As Pogo walked on, the hallway widened and became more lavishly decorated, the walls scribed with flowing patterns of blossoming trees and flying birds. He saw fewer and fewer people until, after he had walked what he estimated was about twice the distance from his house to Xavier Cugat High School, he found himself in a section of the vast palace — or whatever it was — that was empty. Except for him. And the whispering.

He followed the rustling noise farther down the corridor, peeking into open rooms on either side; all were abandoned and deserted, though they looked as though they were in regular use. At last he found himself at the doorway of a large chamber that was in use. It was from here the whispering came.

In the center of a huge, high-roofed room stood a stone dais. Atop the dais, mumbling and hissing amongst themselves, stood half-a-dozen bearded men in robes of dramatic colors and wild design, each garment different, as though the men were in some sort of fashion competition. They were standing in a ragged circle, intently examining a black sword which lay atop the stone like a frozen snake.

All around the dais, facing outward, stood several dozen grim-faced men in gleaming armor studded with brown jewels, each with a long, nasty-looking spear in one hand and a curving, equally nasty-looking sword scabbarded at his waist.

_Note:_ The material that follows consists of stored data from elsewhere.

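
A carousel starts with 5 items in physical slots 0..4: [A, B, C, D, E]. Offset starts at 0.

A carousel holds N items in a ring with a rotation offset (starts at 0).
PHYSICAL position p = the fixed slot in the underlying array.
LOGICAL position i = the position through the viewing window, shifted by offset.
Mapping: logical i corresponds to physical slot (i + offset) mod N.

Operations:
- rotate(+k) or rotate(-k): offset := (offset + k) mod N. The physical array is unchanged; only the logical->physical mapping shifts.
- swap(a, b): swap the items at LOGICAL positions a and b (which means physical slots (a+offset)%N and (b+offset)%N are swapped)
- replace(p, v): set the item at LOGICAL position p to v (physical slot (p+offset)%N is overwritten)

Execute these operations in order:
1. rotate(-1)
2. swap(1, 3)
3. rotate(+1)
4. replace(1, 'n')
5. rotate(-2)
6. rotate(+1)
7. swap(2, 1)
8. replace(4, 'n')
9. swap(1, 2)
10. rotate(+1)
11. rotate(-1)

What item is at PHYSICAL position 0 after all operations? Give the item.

After op 1 (rotate(-1)): offset=4, physical=[A,B,C,D,E], logical=[E,A,B,C,D]
After op 2 (swap(1, 3)): offset=4, physical=[C,B,A,D,E], logical=[E,C,B,A,D]
After op 3 (rotate(+1)): offset=0, physical=[C,B,A,D,E], logical=[C,B,A,D,E]
After op 4 (replace(1, 'n')): offset=0, physical=[C,n,A,D,E], logical=[C,n,A,D,E]
After op 5 (rotate(-2)): offset=3, physical=[C,n,A,D,E], logical=[D,E,C,n,A]
After op 6 (rotate(+1)): offset=4, physical=[C,n,A,D,E], logical=[E,C,n,A,D]
After op 7 (swap(2, 1)): offset=4, physical=[n,C,A,D,E], logical=[E,n,C,A,D]
After op 8 (replace(4, 'n')): offset=4, physical=[n,C,A,n,E], logical=[E,n,C,A,n]
After op 9 (swap(1, 2)): offset=4, physical=[C,n,A,n,E], logical=[E,C,n,A,n]
After op 10 (rotate(+1)): offset=0, physical=[C,n,A,n,E], logical=[C,n,A,n,E]
After op 11 (rotate(-1)): offset=4, physical=[C,n,A,n,E], logical=[E,C,n,A,n]

Answer: C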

Those must be the guard-guys Elric was talking about, he reasoned. _And that sword those other dudes are looking at must be Stormbanger, or whatever it is.

His good-acid-trip confidence began to pale a little. Surely even if they couldn’t really hurt him — it was only a hallucination, after all — getting whacked with all those sharp things could turn the trip into a real bummer, and possibly even make him feel kind of queasy for a couple of days after he came down.